When I run repeated wget IP:PORT
against just the node's internal IP and the desired node port that serves, we will see bad request several times and eventually, a failed: Connection refused
Whereas when I run a request just against the Pod IP and Port, I can not get this connection refused.
Example wget output
Fail:
wget ip.ap-southeast-2.compute.internal:30102
--2020-06-26 01:15:31-- http://ip.ap-southeast-2.compute.internal:30102/
Resolving ip.ap-southeast-2.compute.internal (ip.ap-southeast-2.compute.internal)... 10.1.95.3
Connecting to ip.ap-southeast-2.compute.internal (ip.ap-southeast-2.compute.internal)|10.1.95.3|:30102... failed: Connection refused.
Success:
wget ip.ap-southeast-2.compute.internal:30102
--2020-06-26 01:15:31-- http://ip.ap-southeast-2.compute.internal:30102/
Resolving ip.ap-southeast-2.compute.internal (ip.ap-southeast-2.compute.internal)... 10.1.95.3
Connecting to ip.ap-southeast-2.compute.internal (ip.ap-southeast-2.compute.internal)|10.1.95.3|:30102... connected.
HTTP request sent, awaiting response... 400 Bad Request
2020-06-26 01:15:31 ERROR 400: Bad Request.
In the logs on the NGINX service, we don't see the connection refused the request, whereas we do see the other BAD REQUEST ones.
I have read about several issues regarding kube-proxy
and I am interested in other insights to improve this situation.
eg: https://github.com/kubernetes/kubernetes/issues/38456
Any help much appreciated.
Kubernetes Template
##
# Main nginx deployment.

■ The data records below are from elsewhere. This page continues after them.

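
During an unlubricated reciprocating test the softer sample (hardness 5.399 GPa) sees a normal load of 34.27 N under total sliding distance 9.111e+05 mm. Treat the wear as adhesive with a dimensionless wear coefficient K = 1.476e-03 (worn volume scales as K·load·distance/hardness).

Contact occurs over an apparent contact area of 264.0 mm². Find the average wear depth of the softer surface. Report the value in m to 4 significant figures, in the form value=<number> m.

value=3.233e-05 m

All arithmetic runs at full float precision; shown intermediates are rounded. Rounded once at the end: four significant digits.
Convert: Total distance L = 9.111e+05 mm = 911.1 m.
Convert: Hardness H = 5.399 GPa = 5.399e+09 Pa.
Convert: Contact area A = 264.0 mm² = 2.640e-04 m².
As SI base values: W = 34.27 N, H = 5.399e+09 Pa, K = 1.476e-03.
Apply Archard: V = K·W·L/H = 1.476e-03 · 34.27 · 911.1 / 5.399e+09 = 8.536e-09 m³.
Depth h = V/A = 8.536e-09 / 2.640e-04 = 3.233e-05 m.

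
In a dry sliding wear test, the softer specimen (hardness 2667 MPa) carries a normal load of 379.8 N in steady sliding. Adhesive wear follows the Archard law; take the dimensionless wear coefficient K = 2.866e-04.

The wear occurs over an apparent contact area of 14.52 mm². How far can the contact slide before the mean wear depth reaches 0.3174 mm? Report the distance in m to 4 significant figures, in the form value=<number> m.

value=112.9 m

Intermediate values are displayed rounded. All arithmetic carries exact precision — a lone final rounding to 4 significant digits.
Hardness H = 2667 MPa = 2.667e+09 Pa.
Contact area A = 14.52 mm² = 1.452e-05 m².
Depth limit h_lim = 0.3174 mm = 3.174e-04 m.
In SI base units: W = 379.8 N, H = 2.667e+09 Pa, K = 2.866e-04.
Volume at the limit: V_lim = h_lim·A = 3.174e-04 · 1.452e-05 = 4.609e-09 m³.
Life L = V_lim·H/(K·W) = 4.609e-09 · 2.667e+09 / (2.866e-04 · 379.8) = 112.9 m.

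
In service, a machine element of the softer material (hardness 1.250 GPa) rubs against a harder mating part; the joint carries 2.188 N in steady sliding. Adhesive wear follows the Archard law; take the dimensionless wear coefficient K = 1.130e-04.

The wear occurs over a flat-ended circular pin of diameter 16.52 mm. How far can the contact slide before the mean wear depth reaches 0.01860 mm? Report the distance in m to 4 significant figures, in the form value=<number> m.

value=2.016e+04 m

All working math holds exact precision. The intermediates are displayed rounded, and one last rounding: 4 significant digits.
Hardness H = 1.250 GPa = 1.250e+09 Pa.
Pin diameter d = 16.52 mm = 0.01652 m. Contact area A = π·d²/4 = π·(0.01652 m)²/4 = 2.143e-04 m².
Depth limit h_lim = 0.01860 mm = 1.860e-05 m.
As SI base values: W = 2.188 N, H = 1.250e+09 Pa, K = 1.130e-04.
Wearable volume V_lim = h_lim·A = 1.860e-05 · 2.143e-04 = 3.987e-09 m³.
So the life L = V_lim·H/(K·W) = 3.987e-09 · 1.250e+09 / (1.130e-04 · 2.188) = 2.016e+04 m.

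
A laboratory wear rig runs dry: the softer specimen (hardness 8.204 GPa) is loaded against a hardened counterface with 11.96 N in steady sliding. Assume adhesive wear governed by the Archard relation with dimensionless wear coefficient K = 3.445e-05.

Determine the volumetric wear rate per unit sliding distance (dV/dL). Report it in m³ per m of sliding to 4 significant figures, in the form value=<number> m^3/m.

Shown intermediates are rounded, and all arithmetic runs at exact precision, and rounded just once, at 4 significant digits.
Convert: Hardness H = 8.204 GPa = 8.204e+09 Pa.
Collected in SI base units: W = 11.96 N, H = 8.204e+09 Pa, K = 3.445e-05.
Wear rate dV/dL = K·W/H (independent of L): 3.445e-05 · 11.96 / 8.204e+09 = 5.022e-14 m³/m.

value=5.022e-14 m^3/m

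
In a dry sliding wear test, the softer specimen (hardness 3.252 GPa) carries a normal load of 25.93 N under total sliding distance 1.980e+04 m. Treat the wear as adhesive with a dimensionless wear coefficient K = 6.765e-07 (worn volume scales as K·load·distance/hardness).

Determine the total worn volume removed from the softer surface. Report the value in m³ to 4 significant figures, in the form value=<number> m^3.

value=1.068e-10 m^3

The algebra maintains exact precision — the intermediates are printed rounded, and one last rounding: 4 significant figures.
Hardness H = 3.252 GPa = 3.252e+09 Pa.
SI base units throughout: W = 25.93 N, H = 3.252e+09 Pa, K = 6.765e-07.
Worn volume V = K·W·L/H = 6.765e-07 · 25.93 · 1.980e+04 / 3.252e+09 = 1.068e-10 m³.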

Requires updated tag potentially for
# docker image
##
---
apiVersion: apps/v1 # for versions before 1.9.0 use apps/v1beta2
kind: Deployment
metadata:
name: nginx-lua-ssl-deployment
labels:
service: https-custom-domains
spec:
selector:
matchLabels:
app: nginx-lua-ssl
replicas: 5
template:
metadata:
labels:
app: nginx-lua-ssl
service: https-custom-domains
spec:
containers:
- name: nginx-lua-ssl
image: "0000000000.dkr.ecr.ap-southeast-2.amazonaws.com/lua-resty-auto-ssl:v0.NN"
imagePullPolicy: Always
ports:
- containerPort: 8080
- containerPort: 8443
- containerPort: 8999
envFrom:
- configMapRef:
name: https-custom-domain-conf
##
# Load balancer which manages traffic into the nginx instance
# In aws, this uses an ELB (elastic load balancer) construct
##
---
apiVersion: v1
kind: Service
metadata:
annotations:
service.beta.kubernetes.io/aws-load-balancer-type: nlb
name: nginx-lua-load-balancer
labels:
service: https-custom-domains
spec:
ports:
- name: http
port: 80
targetPort: 8080
- name: https
port: 443
targetPort: 8443
externalTrafficPolicy: Local
selector:
app: nginx-lua-ssl
type: LoadBalancer
In the end this issue was caused by a Pod incorrectly configured such that the load balancer routing traffic to it:
selector:
matchLabels:
app: redis-cli
There were 5 nginx pods correctly receiving traffic and one utility Pod incorrectly receiving traffic and responding by refusing the connection as you would expect.
Thanks for responses.